Special exhibition

The thin skin of the earth - our soils

20. January until 23. July 2017

Special exhibition, Senckenberg Natural History Museum Frankfurt, Wolfgang Steubing Hall

Soils are truly multi-talented: they enable plant growth, filter pollutants from water and provide a habitat for a wide variety of organisms. The special exhibition “The Thin Skin of the Earth – Our Soils” provides exciting insights into the hidden world beneath our feet from January 20 to August 13, 2017. In four themed chambers, information about the diversity of life in the soil, its function and formation is vividly presented. The use of soil by humans and the damage caused by this is also a central theme. Numerous interactive exhibits present various soil inhabitants and soil types and reveal what each individual can do to protect the soil.

What lives in the soil, what decomposition processes take place there and what does all this have to do with us humans? More than you might think, because soil forms part of our basis of life: living organisms hidden in the soil decompose organic material and make it available to plants in the form of nutrients. This creates fertile soil. However, humans destroy large quantities of this precious resource every year through the use of pesticides, erosion, sealing and soil compaction.
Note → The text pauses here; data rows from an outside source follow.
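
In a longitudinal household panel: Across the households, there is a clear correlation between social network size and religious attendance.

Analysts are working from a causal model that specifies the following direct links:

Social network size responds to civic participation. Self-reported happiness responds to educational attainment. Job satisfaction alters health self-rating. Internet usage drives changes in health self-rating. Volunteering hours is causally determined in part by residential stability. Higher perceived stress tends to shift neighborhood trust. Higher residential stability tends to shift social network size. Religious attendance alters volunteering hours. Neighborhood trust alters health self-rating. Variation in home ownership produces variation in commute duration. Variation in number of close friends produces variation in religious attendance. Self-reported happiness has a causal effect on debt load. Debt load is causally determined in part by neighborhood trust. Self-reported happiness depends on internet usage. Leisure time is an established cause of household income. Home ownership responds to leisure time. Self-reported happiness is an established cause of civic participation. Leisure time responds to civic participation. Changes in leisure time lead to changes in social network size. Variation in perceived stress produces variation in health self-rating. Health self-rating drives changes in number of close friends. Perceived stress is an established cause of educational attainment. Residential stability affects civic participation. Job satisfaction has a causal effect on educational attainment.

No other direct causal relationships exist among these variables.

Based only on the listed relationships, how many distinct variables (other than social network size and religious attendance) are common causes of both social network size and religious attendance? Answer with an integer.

3

The common causes are: internet usage (to social network size via internet usage → self-reported happiness → civic participation → social network size; to religious attendance via internet usage → health self-rating → number of close friends → religious attendance); job satisfaction (to social network size via job satisfaction → educational attainment → self-reported happiness → civic participation → social network size; to religious attendance via job satisfaction → health self-rating → number of close friends → religious attendance); perceived stress (to social network size via perceived stress → educational attainment → self-reported happiness → civic participation → social network size; to religious attendance via perceived stress → health self-rating → number of close friends → religious attendance).
Every other variable lacks a causal path to at least one of social network size and religious attendance.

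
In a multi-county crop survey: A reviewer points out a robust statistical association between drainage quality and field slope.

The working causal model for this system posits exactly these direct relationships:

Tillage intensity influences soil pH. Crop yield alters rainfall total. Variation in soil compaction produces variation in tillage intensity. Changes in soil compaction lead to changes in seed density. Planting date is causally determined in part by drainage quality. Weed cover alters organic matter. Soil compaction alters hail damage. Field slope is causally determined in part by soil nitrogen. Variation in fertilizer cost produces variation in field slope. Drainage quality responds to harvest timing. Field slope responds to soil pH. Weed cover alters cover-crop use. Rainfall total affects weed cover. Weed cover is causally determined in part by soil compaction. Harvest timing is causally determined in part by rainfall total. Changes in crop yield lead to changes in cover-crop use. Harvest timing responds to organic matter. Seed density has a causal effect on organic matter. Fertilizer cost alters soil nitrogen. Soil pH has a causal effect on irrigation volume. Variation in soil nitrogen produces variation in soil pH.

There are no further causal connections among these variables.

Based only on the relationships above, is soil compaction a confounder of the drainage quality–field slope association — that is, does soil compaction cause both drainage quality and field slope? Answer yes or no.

Soil compaction has a causal path to drainage quality (soil compaction → weed cover → organic matter → harvest timing → drainage quality) and to field slope (soil compaction → tillage intensity → soil pH → field slope), so it is a common cause of both — a confounder.

yes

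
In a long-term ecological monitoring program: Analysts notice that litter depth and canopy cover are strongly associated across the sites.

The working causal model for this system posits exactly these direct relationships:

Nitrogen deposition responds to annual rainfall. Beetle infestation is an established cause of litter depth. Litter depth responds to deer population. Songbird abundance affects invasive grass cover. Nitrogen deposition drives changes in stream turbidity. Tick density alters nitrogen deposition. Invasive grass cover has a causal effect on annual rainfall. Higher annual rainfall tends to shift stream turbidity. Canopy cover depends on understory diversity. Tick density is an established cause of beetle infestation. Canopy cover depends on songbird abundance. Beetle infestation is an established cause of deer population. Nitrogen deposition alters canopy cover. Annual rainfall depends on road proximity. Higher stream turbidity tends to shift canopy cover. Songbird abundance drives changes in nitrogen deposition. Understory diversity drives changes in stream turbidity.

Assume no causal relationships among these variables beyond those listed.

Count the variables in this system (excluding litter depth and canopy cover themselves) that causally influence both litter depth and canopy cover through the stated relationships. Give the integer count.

The common causes are: tick density (to litter depth via tick density → beetle infestation → litter depth; to canopy cover via tick density → nitrogen deposition → canopy cover).
Every other variable lacks a causal path to at least one of litter depth and canopy cover.

1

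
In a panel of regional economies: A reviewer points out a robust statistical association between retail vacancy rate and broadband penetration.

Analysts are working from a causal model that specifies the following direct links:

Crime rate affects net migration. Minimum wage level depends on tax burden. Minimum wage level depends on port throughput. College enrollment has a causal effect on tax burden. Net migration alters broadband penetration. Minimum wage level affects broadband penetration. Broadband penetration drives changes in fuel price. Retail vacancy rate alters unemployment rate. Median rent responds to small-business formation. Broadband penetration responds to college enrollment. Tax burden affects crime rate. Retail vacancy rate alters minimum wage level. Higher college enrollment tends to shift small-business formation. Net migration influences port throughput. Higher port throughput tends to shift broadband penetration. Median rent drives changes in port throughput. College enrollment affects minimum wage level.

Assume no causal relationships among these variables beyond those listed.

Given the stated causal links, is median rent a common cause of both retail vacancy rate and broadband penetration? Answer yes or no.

no

Median rent has no stated causal path to retail vacancy rate. A confounder must cause both variables, so median rent does not qualify.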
The new exhibition at the Senckenberg Natural History Museum uses interactive stations, animations, short films and information boards to illustrate everything worth knowing about the earth. Right at the beginning of the discovery tour, visitors can expect an impressive transformation: they are shrunk to the size of a woodlouse. This process – which is of course reversible – makes it possible to explore the cave and crevice system of the ground. At the same time, the scale jump makes tiny ground dwellers visible, which are presented in models enlarged a thousandfold. With a maximum length of four millimetres, the dark brown puffer is easy to overlook in nature. Magnification even reveals the long, sparse hairs on the insect’s round body, which can catapult itself to safety with a mighty leap in the event of danger. In a spectacular scene, the ground becomes the scene of the crime: a predatory mite clutches a springtail with its long legs to suck it out – in a model magnified 500 times.